Beta-blockers have no benefit in heart failure outcome if HR is kept constant by atrial pacing

In dogs, left ventricular dysfunction caused by surgically induced mitral regurgitation is substantially ameliorated by beta-blocker treatment, but the amelioration is largely prevented by electrical pacing to the pre-beta-blockade rate.[16] In patients with heart failure, HR reduction by beta-blockade reduces oxygen requirement and increases mechanical efficiency, benefits that are abolished if HR is kept constant by atrial pacing.[17] In a recent study of patients with heart failure who were fitted with permanent pacemakers and treated with beta-blockers, pacing at 80 beats/min as opposed to 60 beats/min attenuated or reversed the beneficial effects of beta-blockade on left ventricular volume and systolic function.[18]

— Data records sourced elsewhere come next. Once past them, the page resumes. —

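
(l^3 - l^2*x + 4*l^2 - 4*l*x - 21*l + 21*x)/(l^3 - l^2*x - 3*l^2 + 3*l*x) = (l + 7)/l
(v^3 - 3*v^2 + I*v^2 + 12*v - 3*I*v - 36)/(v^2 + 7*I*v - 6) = (v^3 + v^2*(-3 + I) + 3*v*(4 - I) - 36)/(v^2 + 7*I*v - 6)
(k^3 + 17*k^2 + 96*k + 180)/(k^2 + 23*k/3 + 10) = 3*(k^2 + 11*k + 30)/(3*k + 5)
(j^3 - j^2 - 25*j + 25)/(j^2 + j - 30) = (j^2 + 4*j - 5)/(j + 6)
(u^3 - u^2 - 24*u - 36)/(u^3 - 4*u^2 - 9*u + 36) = (u^2 - 4*u - 12)/(u^2 - 7*u + 12)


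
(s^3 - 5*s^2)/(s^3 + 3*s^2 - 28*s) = s*(s - 5)/(s^2 + 3*s - 28)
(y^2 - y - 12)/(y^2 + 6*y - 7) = (y^2 - y - 12)/(y^2 + 6*y - 7)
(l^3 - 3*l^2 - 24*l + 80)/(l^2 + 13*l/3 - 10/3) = 3*(l^2 - 8*l + 16)/(3*l - 2)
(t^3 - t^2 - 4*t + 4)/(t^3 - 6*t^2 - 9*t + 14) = (t - 2)/(t - 7)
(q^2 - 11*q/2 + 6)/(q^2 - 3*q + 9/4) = 2*(q - 4)/(2*q - 3)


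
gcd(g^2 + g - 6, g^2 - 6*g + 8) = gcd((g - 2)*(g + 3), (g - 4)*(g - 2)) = g - 2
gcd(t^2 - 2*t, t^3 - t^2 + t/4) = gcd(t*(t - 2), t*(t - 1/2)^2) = t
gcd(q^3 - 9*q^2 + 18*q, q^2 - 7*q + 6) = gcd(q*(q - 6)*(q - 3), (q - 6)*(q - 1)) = q - 6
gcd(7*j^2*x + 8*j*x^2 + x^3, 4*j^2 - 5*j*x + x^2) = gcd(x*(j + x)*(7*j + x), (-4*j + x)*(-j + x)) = 1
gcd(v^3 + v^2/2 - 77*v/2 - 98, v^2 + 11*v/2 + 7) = v + 7/2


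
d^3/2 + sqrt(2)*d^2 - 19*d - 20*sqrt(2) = (d/2 + sqrt(2)/2)*(d - 4*sqrt(2))*(d + 5*sqrt(2))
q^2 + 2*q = q*(q + 2)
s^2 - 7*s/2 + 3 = (s - 2)*(s - 3/2)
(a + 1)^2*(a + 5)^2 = a^4 + 12*a^3 + 46*a^2 + 60*a + 25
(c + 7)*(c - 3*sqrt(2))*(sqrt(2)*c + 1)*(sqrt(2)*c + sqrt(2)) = 2*c^4 - 5*sqrt(2)*c^3 + 16*c^3 - 40*sqrt(2)*c^2 + 8*c^2 - 35*sqrt(2)*c - 48*c - 42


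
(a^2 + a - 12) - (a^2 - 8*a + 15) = 9*a - 27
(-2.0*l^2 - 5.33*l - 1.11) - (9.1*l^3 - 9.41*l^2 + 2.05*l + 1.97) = -9.1*l^3 + 7.41*l^2 - 7.38*l - 3.08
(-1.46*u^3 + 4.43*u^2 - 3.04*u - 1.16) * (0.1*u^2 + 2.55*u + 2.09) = -0.146*u^5 - 3.28*u^4 + 7.9411*u^3 + 1.3907*u^2 - 9.3116*u - 2.4244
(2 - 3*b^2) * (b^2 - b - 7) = -3*b^4 + 3*b^3 + 23*b^2 - 2*b - 14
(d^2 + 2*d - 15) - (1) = d^2 + 2*d - 16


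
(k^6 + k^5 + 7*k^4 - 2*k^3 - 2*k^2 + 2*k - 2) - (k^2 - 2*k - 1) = k^6 + k^5 + 7*k^4 - 2*k^3 - 3*k^2 + 4*k - 1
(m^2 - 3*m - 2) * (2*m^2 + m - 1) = 2*m^4 - 5*m^3 - 8*m^2 + m + 2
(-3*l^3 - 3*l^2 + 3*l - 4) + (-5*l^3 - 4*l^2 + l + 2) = -8*l^3 - 7*l^2 + 4*l - 2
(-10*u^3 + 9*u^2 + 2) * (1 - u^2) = 10*u^5 - 9*u^4 - 10*u^3 + 7*u^2 + 2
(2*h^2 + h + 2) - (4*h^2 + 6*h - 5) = -2*h^2 - 5*h + 7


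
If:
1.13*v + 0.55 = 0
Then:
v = -0.49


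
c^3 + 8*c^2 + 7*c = c*(c + 1)*(c + 7)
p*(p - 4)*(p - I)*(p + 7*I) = p^4 - 4*p^3 + 6*I*p^3 + 7*p^2 - 24*I*p^2 - 28*p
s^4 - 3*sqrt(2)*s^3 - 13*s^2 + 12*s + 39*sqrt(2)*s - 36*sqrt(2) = (s - 3)*(s - 1)*(s + 4)*(s - 3*sqrt(2))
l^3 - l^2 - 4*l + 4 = (l - 2)*(l - 1)*(l + 2)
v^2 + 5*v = v*(v + 5)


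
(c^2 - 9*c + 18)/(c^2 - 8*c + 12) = (c - 3)/(c - 2)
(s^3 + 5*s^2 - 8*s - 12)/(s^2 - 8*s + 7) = (s^3 + 5*s^2 - 8*s - 12)/(s^2 - 8*s + 7)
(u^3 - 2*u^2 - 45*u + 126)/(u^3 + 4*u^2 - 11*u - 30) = (u^2 + u - 42)/(u^2 + 7*u + 10)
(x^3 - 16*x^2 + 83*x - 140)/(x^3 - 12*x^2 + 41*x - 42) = (x^2 - 9*x + 20)/(x^2 - 5*x + 6)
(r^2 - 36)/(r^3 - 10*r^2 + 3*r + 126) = (r + 6)/(r^2 - 4*r - 21)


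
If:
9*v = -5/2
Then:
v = -5/18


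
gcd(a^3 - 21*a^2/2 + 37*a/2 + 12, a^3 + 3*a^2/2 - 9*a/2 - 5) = 1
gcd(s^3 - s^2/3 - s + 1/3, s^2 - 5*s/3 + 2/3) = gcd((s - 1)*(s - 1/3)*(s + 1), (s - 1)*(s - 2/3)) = s - 1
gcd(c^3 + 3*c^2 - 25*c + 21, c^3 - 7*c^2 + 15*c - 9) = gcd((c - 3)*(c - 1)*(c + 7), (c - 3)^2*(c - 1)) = c^2 - 4*c + 3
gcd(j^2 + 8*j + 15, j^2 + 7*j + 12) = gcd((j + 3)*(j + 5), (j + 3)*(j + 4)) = j + 3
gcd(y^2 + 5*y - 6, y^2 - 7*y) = 1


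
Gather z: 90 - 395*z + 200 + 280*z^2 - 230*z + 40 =280*z^2 - 625*z + 330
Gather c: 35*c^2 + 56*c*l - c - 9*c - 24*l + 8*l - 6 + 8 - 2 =35*c^2 + c*(56*l - 10) - 16*l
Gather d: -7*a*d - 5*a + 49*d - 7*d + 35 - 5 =-5*a + d*(42 - 7*a) + 30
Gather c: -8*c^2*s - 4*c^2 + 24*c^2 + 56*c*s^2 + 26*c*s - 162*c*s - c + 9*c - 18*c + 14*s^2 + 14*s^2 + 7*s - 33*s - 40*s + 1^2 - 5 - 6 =c^2*(20 - 8*s) + c*(56*s^2 - 136*s - 10) + 28*s^2 - 66*s - 10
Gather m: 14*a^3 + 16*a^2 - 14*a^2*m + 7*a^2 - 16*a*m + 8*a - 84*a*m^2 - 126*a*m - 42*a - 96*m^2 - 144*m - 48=14*a^3 + 23*a^2 - 34*a + m^2*(-84*a - 96) + m*(-14*a^2 - 142*a - 144) - 48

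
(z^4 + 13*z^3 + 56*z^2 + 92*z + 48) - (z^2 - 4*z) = z^4 + 13*z^3 + 55*z^2 + 96*z + 48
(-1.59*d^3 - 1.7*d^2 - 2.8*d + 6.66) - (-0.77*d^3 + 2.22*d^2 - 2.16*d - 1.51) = -0.82*d^3 - 3.92*d^2 - 0.64*d + 8.17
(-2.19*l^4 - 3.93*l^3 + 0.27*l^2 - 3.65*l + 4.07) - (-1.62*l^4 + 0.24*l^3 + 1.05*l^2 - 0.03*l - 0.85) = -0.57*l^4 - 4.17*l^3 - 0.78*l^2 - 3.62*l + 4.92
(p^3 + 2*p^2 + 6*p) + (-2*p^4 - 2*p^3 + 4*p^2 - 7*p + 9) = -2*p^4 - p^3 + 6*p^2 - p + 9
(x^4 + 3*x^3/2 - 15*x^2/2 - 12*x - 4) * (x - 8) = x^5 - 13*x^4/2 - 39*x^3/2 + 48*x^2 + 92*x + 32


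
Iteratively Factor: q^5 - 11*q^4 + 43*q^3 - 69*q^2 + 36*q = (q)*(q^4 - 11*q^3 + 43*q^2 - 69*q + 36) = q*(q - 3)*(q^3 - 8*q^2 + 19*q - 12) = q*(q - 3)^2*(q^2 - 5*q + 4) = q*(q - 4)*(q - 3)^2*(q - 1)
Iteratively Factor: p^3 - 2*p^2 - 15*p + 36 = (p + 4)*(p^2 - 6*p + 9) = (p - 3)*(p + 4)*(p - 3)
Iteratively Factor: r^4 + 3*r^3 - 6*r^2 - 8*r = (r)*(r^3 + 3*r^2 - 6*r - 8) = r*(r + 1)*(r^2 + 2*r - 8) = r*(r + 1)*(r + 4)*(r - 2)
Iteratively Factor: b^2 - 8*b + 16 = (b - 4)*(b - 4)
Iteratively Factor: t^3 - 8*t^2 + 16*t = (t)*(t^2 - 8*t + 16) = t*(t - 4)*(t - 4)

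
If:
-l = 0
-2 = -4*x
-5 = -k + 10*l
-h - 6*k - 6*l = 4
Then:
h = -34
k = 5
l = 0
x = 1/2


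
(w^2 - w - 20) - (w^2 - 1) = -w - 19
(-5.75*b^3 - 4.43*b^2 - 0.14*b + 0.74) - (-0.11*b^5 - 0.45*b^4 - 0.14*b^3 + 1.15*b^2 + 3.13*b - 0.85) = 0.11*b^5 + 0.45*b^4 - 5.61*b^3 - 5.58*b^2 - 3.27*b + 1.59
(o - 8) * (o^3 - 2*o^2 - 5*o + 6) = o^4 - 10*o^3 + 11*o^2 + 46*o - 48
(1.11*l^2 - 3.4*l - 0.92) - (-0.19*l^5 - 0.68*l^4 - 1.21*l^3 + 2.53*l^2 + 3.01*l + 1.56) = 0.19*l^5 + 0.68*l^4 + 1.21*l^3 - 1.42*l^2 - 6.41*l - 2.48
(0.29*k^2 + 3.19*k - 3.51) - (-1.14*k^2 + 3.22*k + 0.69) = 1.43*k^2 - 0.0300000000000002*k - 4.2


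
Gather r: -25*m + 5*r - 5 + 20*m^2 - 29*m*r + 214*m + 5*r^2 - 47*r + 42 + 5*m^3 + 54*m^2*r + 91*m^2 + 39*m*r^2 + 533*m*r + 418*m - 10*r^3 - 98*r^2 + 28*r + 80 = 5*m^3 + 111*m^2 + 607*m - 10*r^3 + r^2*(39*m - 93) + r*(54*m^2 + 504*m - 14) + 117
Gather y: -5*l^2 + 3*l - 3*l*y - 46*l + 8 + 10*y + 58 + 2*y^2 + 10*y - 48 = -5*l^2 - 43*l + 2*y^2 + y*(20 - 3*l) + 18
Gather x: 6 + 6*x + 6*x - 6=12*x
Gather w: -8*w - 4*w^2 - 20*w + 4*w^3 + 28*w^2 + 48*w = 4*w^3 + 24*w^2 + 20*w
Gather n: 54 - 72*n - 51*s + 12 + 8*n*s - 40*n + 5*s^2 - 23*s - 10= n*(8*s - 112) + 5*s^2 - 74*s + 56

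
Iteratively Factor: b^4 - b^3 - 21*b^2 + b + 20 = (b - 5)*(b^3 + 4*b^2 - b - 4) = (b - 5)*(b + 1)*(b^2 + 3*b - 4) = (b - 5)*(b + 1)*(b + 4)*(b - 1)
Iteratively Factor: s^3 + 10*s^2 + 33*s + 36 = (s + 3)*(s^2 + 7*s + 12) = (s + 3)*(s + 4)*(s + 3)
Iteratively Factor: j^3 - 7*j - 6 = (j + 2)*(j^2 - 2*j - 3) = (j + 1)*(j + 2)*(j - 3)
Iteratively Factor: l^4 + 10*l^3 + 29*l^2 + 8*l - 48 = (l - 1)*(l^3 + 11*l^2 + 40*l + 48) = (l - 1)*(l + 3)*(l^2 + 8*l + 16) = (l - 1)*(l + 3)*(l + 4)*(l + 4)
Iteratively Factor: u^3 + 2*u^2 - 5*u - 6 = (u + 3)*(u^2 - u - 2) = (u - 2)*(u + 3)*(u + 1)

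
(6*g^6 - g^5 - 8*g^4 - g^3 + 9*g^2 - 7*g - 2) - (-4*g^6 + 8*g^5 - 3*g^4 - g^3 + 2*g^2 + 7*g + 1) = 10*g^6 - 9*g^5 - 5*g^4 + 7*g^2 - 14*g - 3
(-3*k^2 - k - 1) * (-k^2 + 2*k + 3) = 3*k^4 - 5*k^3 - 10*k^2 - 5*k - 3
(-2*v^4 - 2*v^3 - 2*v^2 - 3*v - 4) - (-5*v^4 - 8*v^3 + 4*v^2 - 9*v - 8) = 3*v^4 + 6*v^3 - 6*v^2 + 6*v + 4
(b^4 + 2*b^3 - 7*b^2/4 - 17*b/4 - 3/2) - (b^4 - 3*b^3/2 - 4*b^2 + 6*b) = 7*b^3/2 + 9*b^2/4 - 41*b/4 - 3/2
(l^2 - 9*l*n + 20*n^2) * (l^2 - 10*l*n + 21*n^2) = l^4 - 19*l^3*n + 131*l^2*n^2 - 389*l*n^3 + 420*n^4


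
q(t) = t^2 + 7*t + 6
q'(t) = 2*t + 7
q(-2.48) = -5.21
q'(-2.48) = 2.04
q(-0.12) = 5.17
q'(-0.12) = 6.76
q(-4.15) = -5.83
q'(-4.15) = -1.30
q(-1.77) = -3.26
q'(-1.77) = 3.46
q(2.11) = 25.22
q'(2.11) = 11.22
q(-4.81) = -4.53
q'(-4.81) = -2.62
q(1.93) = 23.23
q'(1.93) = 10.86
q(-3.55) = -6.25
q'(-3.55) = -0.10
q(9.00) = 150.00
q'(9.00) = 25.00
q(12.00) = 234.00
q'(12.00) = 31.00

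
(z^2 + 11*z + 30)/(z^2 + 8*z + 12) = (z + 5)/(z + 2)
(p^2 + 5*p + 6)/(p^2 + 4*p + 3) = (p + 2)/(p + 1)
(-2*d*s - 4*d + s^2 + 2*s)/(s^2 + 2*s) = (-2*d + s)/s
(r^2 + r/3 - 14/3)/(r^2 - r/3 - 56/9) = 3*(r - 2)/(3*r - 8)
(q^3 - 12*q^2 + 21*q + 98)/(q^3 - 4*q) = (q^2 - 14*q + 49)/(q*(q - 2))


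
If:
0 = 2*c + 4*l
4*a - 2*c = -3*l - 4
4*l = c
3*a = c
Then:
No Solution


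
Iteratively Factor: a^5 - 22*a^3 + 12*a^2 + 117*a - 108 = (a - 1)*(a^4 + a^3 - 21*a^2 - 9*a + 108) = (a - 1)*(a + 3)*(a^3 - 2*a^2 - 15*a + 36) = (a - 1)*(a + 3)*(a + 4)*(a^2 - 6*a + 9) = (a - 3)*(a - 1)*(a + 3)*(a + 4)*(a - 3)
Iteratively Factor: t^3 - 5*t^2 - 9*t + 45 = (t + 3)*(t^2 - 8*t + 15) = (t - 3)*(t + 3)*(t - 5)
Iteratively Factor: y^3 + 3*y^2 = (y)*(y^2 + 3*y) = y^2*(y + 3)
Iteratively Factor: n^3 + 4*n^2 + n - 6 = (n - 1)*(n^2 + 5*n + 6) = (n - 1)*(n + 2)*(n + 3)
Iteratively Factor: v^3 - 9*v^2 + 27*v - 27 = (v - 3)*(v^2 - 6*v + 9) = (v - 3)^2*(v - 3)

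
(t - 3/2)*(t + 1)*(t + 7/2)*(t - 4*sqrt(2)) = t^4 - 4*sqrt(2)*t^3 + 3*t^3 - 12*sqrt(2)*t^2 - 13*t^2/4 - 21*t/4 + 13*sqrt(2)*t + 21*sqrt(2)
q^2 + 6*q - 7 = (q - 1)*(q + 7)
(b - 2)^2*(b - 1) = b^3 - 5*b^2 + 8*b - 4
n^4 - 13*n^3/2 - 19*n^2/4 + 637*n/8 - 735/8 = (n - 5)*(n - 7/2)*(n - 3/2)*(n + 7/2)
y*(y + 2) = y^2 + 2*y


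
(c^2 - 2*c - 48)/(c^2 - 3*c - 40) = (c + 6)/(c + 5)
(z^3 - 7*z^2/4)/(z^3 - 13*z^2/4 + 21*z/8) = 2*z/(2*z - 3)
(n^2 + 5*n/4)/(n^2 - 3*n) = (n + 5/4)/(n - 3)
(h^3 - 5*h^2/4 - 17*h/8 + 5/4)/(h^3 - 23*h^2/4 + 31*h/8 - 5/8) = (4*h^2 - 3*h - 10)/(4*h^2 - 21*h + 5)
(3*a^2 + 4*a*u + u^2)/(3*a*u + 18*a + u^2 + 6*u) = (a + u)/(u + 6)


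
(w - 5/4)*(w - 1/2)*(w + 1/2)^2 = w^4 - 3*w^3/4 - 7*w^2/8 + 3*w/16 + 5/32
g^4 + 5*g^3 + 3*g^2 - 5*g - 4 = (g - 1)*(g + 1)^2*(g + 4)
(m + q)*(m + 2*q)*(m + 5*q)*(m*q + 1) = m^4*q + 8*m^3*q^2 + m^3 + 17*m^2*q^3 + 8*m^2*q + 10*m*q^4 + 17*m*q^2 + 10*q^3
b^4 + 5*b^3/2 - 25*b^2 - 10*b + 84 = (b - 7/2)*(b - 2)*(b + 2)*(b + 6)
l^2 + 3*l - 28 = (l - 4)*(l + 7)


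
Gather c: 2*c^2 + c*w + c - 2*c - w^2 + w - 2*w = 2*c^2 + c*(w - 1) - w^2 - w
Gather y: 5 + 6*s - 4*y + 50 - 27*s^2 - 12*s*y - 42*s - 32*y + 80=-27*s^2 - 36*s + y*(-12*s - 36) + 135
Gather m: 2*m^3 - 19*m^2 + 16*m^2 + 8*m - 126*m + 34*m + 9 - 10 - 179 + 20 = 2*m^3 - 3*m^2 - 84*m - 160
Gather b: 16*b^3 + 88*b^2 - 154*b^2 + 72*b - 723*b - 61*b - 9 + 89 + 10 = 16*b^3 - 66*b^2 - 712*b + 90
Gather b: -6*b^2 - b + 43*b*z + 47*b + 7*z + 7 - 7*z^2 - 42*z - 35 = -6*b^2 + b*(43*z + 46) - 7*z^2 - 35*z - 28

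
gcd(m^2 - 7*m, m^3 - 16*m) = m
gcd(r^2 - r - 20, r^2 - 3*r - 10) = r - 5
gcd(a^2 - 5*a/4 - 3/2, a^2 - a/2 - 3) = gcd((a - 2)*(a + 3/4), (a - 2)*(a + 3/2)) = a - 2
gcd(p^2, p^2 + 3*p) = p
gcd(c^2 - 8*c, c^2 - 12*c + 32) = c - 8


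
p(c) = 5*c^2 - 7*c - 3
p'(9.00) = 83.00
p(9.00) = 339.00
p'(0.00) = -7.00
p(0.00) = -3.00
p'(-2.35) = -30.50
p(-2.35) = 41.06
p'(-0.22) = -9.20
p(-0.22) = -1.22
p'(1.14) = 4.40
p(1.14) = -4.48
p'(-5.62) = -63.20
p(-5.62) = 194.26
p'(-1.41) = -21.10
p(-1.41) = 16.81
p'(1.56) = 8.60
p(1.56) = -1.75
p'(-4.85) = -55.50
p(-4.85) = 148.56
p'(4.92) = 42.20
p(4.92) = 83.59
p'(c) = 10*c - 7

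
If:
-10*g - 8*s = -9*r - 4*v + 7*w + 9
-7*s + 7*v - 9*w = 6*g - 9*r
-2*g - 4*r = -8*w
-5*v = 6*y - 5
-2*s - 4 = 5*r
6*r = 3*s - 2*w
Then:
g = -5156/6075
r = -2336/6075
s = -1262/1215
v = -2177/1215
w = -91/225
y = 1696/729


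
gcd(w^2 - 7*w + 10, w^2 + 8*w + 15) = 1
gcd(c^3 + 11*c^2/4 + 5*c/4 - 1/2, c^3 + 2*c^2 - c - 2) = c^2 + 3*c + 2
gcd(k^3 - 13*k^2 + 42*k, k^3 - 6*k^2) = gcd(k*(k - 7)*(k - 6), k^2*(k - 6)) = k^2 - 6*k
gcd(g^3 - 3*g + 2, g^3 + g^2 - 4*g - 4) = g + 2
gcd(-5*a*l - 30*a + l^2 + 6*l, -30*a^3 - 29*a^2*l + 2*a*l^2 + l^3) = 5*a - l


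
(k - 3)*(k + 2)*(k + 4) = k^3 + 3*k^2 - 10*k - 24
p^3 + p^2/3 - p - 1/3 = (p - 1)*(p + 1/3)*(p + 1)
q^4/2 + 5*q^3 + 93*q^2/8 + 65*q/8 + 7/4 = (q/2 + 1)*(q + 1/2)^2*(q + 7)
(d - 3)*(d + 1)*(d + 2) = d^3 - 7*d - 6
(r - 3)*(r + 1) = r^2 - 2*r - 3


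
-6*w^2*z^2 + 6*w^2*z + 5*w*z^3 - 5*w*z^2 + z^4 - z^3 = z*(-w + z)*(6*w + z)*(z - 1)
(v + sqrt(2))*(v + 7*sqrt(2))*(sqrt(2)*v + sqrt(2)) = sqrt(2)*v^3 + sqrt(2)*v^2 + 16*v^2 + 16*v + 14*sqrt(2)*v + 14*sqrt(2)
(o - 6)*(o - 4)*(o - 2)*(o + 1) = o^4 - 11*o^3 + 32*o^2 - 4*o - 48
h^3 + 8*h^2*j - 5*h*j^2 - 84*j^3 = (h - 3*j)*(h + 4*j)*(h + 7*j)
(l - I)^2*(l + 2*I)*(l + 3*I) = l^4 + 3*I*l^3 + 3*l^2 + 7*I*l + 6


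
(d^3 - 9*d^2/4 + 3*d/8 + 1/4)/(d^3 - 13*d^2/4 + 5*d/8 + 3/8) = (d - 2)/(d - 3)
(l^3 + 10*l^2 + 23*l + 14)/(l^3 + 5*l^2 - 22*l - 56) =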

HR reduction is more important than target dose in beta-blocker therapy

In the 2005 ACC/AHA guidelines for the diagnosis and management of chronic heart failure, cardiac specialists advocated that physicians, especially cardiologists and primary care physicians, should make every effort to achieve the target doses of beta-blockers shown to be effective in major clinical trials. However, they pointed out that the dose of beta-blockers in controlled clinical trials was not determined by the patient's therapeutic response, but was increased until the patient received a pre-specified target dose. Lower doses were prescribed only if the target doses were not tolerated, and thus, most trials did not evaluate whether lower doses would be effective.[1] Even though it is known that considerable heterogeneity exists within the class and that individual patients may exhibit widely differing pharmacodynamic responsiveness to the same dose of a specific drug,[19] very few systolic CHF studies have sought to examine clinical outcomes by achieved HR reduction rather than achieved dose. In the MERIT-HF, which demonstrated similar HR reductions at doses of extended-release metoprolol above and below the median, similar relative risk reductions in all-cause mortality were observed between patients receiving high and low doses,[20] supporting the concept that HR reduction that may be more important than absolute (or target) dose in maximizing clinical benefit. Flannery et al.[21] reported a meta-analysis of controlled trials of beta-blockers in systolic CHF. They analyzed 35 trials, which included 22,926 patients with a mean follow-up duration of 9.6 months, for all-cause mortality, LVEF, and HR. There was a close relation between all-cause annualized mortality rate and HR (adjusted R2 = 0.51, P = 0.004). A strong correlation between change in HR and change in LVEF was also observed (adjusted R2 = 0.48, P = 0.000), and when only trials with > 100 patients were included an even more significant correlation was found (adjusted R2 = 0.60, P = 0.0004). This further demonstrated that the HR-lowering effect may be a major contributor to the clinical benefits of beta-blocker therapy in systolic CHF.

In conclusion, HR and HR reduction are at least as important as the target dose in beta-blocker therapy. Under standing the contribution of HR is likely to be particularly useful in managing the large number of patients who might expect to benefit from HR reduction but who do not or cannot receive intensive beta-blocker therapy.